Having met or seen over 300 seed fund managers over the past 5+ years, we’ve observed that greater than 65% of seed funds have portfolio construction models that are very similar to the one noted above.
This statistic is not all that surprising given the sound rationale that accompanies the model above along with the axiomatic nature of venture capital investing. While fund managers go to great lengths to differentiate on the basis of sector, stage, geography, brand, and value-add, they rarely steer from traditional structural items such as portfolio construction and economics.
This is likely in part driven by LP’s, who historically have favored convention over innovation when it comes to the structural elements of venture funds (sidebar: I think LP behavior plays prominently in reinforcing some of the perverse behavior that permeates in venture investing, but that is to be saved for another time).
However, in an industry where risk adjusted return performance for 75% of funds is middling to poor, it begs the question whether standard seed fund portfolio construction should be further evaluated as perhaps one of the contributing factors of poor performance.
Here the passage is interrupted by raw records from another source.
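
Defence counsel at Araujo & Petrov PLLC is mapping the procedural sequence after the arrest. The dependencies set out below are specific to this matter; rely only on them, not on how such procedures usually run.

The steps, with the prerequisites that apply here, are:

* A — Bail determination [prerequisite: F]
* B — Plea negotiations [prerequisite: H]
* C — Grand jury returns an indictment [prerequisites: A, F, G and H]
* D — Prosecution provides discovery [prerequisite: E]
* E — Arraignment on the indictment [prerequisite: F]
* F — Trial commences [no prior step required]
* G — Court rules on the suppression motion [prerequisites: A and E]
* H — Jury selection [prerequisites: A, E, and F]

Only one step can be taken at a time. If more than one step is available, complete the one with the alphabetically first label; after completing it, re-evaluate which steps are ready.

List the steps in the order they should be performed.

F is the only step with nothing outstanding, so it goes first.
Ready: A and E. A has the earlier label → A.
That leaves E as the only ready step → E.
D, G and H are all available; D has the earlier label → D.
Now G and H have their prerequisites met. G has the earlier label, so G next.
H needed A, E and F, now all done → H.
Ready: B and C. B has the earlier label → B.
That leaves C as the only ready step → C.

F A E D G H B C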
It’s well known that venture investing is inherently risky and many controllable and non-controllable variables determine fund success. As such, it’s imperative that venture investors not just what these variables are more importantly how they specifically correlate to their own investment models — — With the number of exogenous factors that affect startup success and the right skew of the value creation curve, venture investing is certainly a probability based vocation. The best VC’s are ones that construct methodologies that continually tilt the odds in their favor.
Given that optimal portfolio construction is an unmistakably driver of fund success, let’s come back to it now.
Despite the fact that non-standard portfolio construction models are often criticized (i.e. terms such as “spray and pray” are derisively used for highly diversified/low ownership portfolios), it stands to reason that standardized portfolio construction model may sub-optimize the probability and magnitude of fund performance if other specific fund factors aren’t considered first.
Fund managers should instead decide on portfolio construction as a function of a thoughtful analysis of firm strengths/weaknesses, investment philosophy, and market realities.
For example, a manager with deep domain expertise and an extremely hands-on operating philosophy may be better served with a concentrated, high-conviction/ownership model than a manager whose primary “superpower” is network relationships. Higher beta consumer funds may have a better probability of success with 50 companies (with lower ownership per company) than an enterprise fund that employs the same portfolio model.
Firms like 500 startups, Cervin Ventures, Wavemaker Partners, Aligned Partners, Precursor Ventures, and SV Angel are examples of firms that have embraced portfolio construction models that have been designed based off their firm’s unique characteristics rather relying on conventional standards.
While we cannot yet measure the exact impact these portfolio construction models will have, positively or negatively, on performance for those firms, it is folly to summarily dismiss portfolio construction models that don’t fall into the “standard” camp.
The point is that in an ultra-competitive seed fund market, every variable should be carefully considered — it might just mean the different failure and success.
And for new managers thinking about fund portfolio construction, remember:
One size certainly most certainly not fit all.